The portion of the purchase price to be paid in cash will be funded through the Company's current working capital and the proceeds of the brokered private placement described below.The Company's obligation to complete the purchase of the Property is subject to the Company receiving Exchange Approval of the Acquisition.
- A minimum of 20,000,000 and a maximum of 45,000,000 subscription receipts (the " Subscription Receipts") at a price of $0.20 per Subscription Receipt, where each Subscription Receipt will be automatically exchanged for one (1) unit (each a "Unit") in the capital of the Company upon completion of the Qualifying Transaction (the "Closing"), which will be evidenced by the publication of the Exchange Bulletin.
- Each Unit to be comprised of one common share of the Company (a " Unit Share") and one common share purchase warrant (each such whole warrant, a " Warrant").
- Each Warrant will entitle its holder to purchase one common share of the Company at an exercise price of $0.30 for a period of 36 months from the date of Closing.
- The Warrants will be subject to an accelerated expiry date if the Company's common shares trade at $0.40 or higher for a period of 20 consecutive trading days after the date that is 12 months after the date of Closing (the " Acceleration Right").
- The Company will pay MGI a cash commission of up to 8% of the aggregate proceeds raised under the Financing and issue MGI compensation options (the " Agent's Compensation Options") to purchase that number of units (the " Agent's Units") as is equal to up to 8% of the aggregate number of Units issued pursuant to the Financing, each Agent's Compensation Option being exercisable at an exercise price of $0.20 per Agent's Unit for a period of 36 months from date of Closing.
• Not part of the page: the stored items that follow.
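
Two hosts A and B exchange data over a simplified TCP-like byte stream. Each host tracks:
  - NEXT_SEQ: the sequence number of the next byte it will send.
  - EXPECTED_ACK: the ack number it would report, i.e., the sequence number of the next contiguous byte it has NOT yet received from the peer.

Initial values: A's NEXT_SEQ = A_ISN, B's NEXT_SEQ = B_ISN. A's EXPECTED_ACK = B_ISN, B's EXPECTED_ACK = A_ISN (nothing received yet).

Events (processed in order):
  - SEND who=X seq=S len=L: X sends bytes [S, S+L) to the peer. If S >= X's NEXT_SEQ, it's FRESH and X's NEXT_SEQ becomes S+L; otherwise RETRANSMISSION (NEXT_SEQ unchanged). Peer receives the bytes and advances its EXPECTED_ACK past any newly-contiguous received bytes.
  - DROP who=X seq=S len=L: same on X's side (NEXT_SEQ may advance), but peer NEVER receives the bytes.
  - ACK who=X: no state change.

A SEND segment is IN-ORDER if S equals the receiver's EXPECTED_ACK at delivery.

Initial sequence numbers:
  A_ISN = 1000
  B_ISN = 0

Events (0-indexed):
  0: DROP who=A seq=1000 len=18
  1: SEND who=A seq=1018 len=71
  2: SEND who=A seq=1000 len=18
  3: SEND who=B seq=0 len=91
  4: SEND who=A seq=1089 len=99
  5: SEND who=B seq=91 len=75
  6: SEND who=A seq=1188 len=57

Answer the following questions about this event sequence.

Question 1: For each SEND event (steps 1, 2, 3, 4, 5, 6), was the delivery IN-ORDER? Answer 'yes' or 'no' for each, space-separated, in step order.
Answer: no yes yes yes yes yes

Derivation:
Step 1: SEND seq=1018 -> out-of-order
Step 2: SEND seq=1000 -> in-order
Step 3: SEND seq=0 -> in-order
Step 4: SEND seq=1089 -> in-order
Step 5: SEND seq=91 -> in-order
Step 6: SEND seq=1188 -> in-order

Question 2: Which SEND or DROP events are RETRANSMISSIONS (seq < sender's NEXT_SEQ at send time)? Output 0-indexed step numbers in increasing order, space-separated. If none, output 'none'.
Step 0: DROP seq=1000 -> fresh
Step 1: SEND seq=1018 -> fresh
Step 2: SEND seq=1000 -> retransmit
Step 3: SEND seq=0 -> fresh
Step 4: SEND seq=1089 -> fresh
Step 5: SEND seq=91 -> fresh
Step 6: SEND seq=1188 -> fresh

Answer: 2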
Each Agent's Unit will be comprised of one common share of the Company and one common share purchase warrant of the Company (an " Agent's Warrant"), where each Agent's Warrant is exercisable into one common share of the Company at an exercise price of $0.30 for a period of 36 months from the date of Closing.
- The proceeds of the sale of the Subscription Receipts will be held in escrow (the " Escrowed Proceeds") pending publication of the Exchange Bulletin. Upon publication of the Exchange Bulletin, the Escrowed Proceeds will be released to the Company. Upon receipt of the Escrowed Proceeds, the Subscription Receipts will be automatically exchanged into the underlying Unit Shares and Warrants. Proceeds of the Financing will be used to fund the Acquisition, cover the costs of the Financing and for general working capital purposes.